Britain's Performing Right Society is suing British car repair group Kwik-Fit for £200,000 ($400,000) in damages claiming employees played music in its garages nationwide without a relevant license.

Lord Emslie, the judge at the Court of Session in Edinburgh, will hear the case, which has been launched after years of PRS-led investigation found Edinburgh, Scotland-based Kwik-Fit's staff played radios in their workshops.

"Kwik Fit has been given every opportunity to take out the appropriate licences but they have refused," says the PRS in a statement. "Court action is regrettable but Kwik Fit's actions have left us with no choice."

London-based PRS is a not-for-profit organization that licenses the public performance of music on behalf of its 50,000 composer, songwriter and music publisher members.

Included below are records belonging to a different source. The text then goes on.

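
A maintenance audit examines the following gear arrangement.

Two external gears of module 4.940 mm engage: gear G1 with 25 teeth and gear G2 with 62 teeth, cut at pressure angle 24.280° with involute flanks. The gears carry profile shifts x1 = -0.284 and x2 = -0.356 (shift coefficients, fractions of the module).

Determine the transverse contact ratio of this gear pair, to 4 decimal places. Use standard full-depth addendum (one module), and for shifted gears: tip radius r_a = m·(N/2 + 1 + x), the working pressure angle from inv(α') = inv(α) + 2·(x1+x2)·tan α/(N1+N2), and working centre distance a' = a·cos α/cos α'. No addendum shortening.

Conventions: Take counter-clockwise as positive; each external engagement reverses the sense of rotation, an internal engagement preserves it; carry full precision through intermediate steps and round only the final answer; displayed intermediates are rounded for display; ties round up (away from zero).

recognized (one external pair, fixed centres): single-mesh tooth geometry, m = 4.940, N1 = 25, N2 = 62
base radii: r_b1 = 56.288019, r_b2 = 139.594287
tip radii: r_a1 = 65.287040, r_a2 = 156.321360
inv(α') = inv(24.280°) + 2·(-0.284-0.356)·tan α/(25+62) = 0.02069438  ⇒  α' = 22.22235°
a' = a·cos α / cos α' = 214.8900·cos 24.280°/cos 22.22235° = 211.599232
action lengths: √(r_a1²−r_b1²) = 33.076525, √(r_a2²−r_b2²) = 70.354833
base pitch p_b = π·m·cos α = 14.146722
CR = (33.076525 + 70.354833 − 211.599232·sin 22.22235°)/14.146722 = 1.654385
contact ratio ≈ 1.6544

1.6544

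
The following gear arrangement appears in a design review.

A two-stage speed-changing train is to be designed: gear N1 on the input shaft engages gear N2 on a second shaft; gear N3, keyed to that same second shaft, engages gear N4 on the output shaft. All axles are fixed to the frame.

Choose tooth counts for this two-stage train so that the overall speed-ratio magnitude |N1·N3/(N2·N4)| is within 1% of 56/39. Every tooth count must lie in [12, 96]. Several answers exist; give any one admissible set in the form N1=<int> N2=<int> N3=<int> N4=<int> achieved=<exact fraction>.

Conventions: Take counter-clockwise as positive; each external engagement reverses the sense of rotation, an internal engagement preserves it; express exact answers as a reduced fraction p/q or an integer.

2-stage fixed-axis compound train for ratio 56/39
target = 56/39 in lowest terms: an exact hit needs N1·N3 = k·56 and N2·N4 = k·39 for one integer k, every count in [12, 96]; additionally prefer no 1:1 stage (N1 ≠ N2, N3 ≠ N4)
k = 1…3: no 1:1-free in-range split of k·56 and k·39 into factor pairs; take k = 4
k = 4: N1·N3 = 224 = 14·16, N2·N4 = 156 = 12·13
achieved = 14·16/(12·13) = 56/39; |achieved − target| = 0 ≤ 14/975 ✓

N1=14 N2=12 N3=16 N4=13 achieved=56/39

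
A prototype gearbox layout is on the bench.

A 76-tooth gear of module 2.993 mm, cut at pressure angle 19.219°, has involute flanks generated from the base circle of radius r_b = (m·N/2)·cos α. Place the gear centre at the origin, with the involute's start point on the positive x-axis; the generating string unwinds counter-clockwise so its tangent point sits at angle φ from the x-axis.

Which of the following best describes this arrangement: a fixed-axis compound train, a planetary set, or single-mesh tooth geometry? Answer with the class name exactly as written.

single-mesh tooth geometry

recognized (one wheel, involute flank): single-mesh tooth geometry, m = 2.993, N = 76
classification: single-mesh tooth geometry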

In its statement, the society adds, "If copyright music is played in public - in shops, restaurants, workplaces or any other business, then a PRS license is required. 1,000s of such businesses throughout the U.K. have participated in this agreement since 1914 and understand the need for it."

Kwik-Fit vows to contest the action and says it has a policy which prohibits the use of personal radios in the workplace. "This was a technical legal issue," says Kwik-Fit in a statement, adding "clearly PRS have one view and KF another and Lord Emsley has decided to settle this through a legal debate."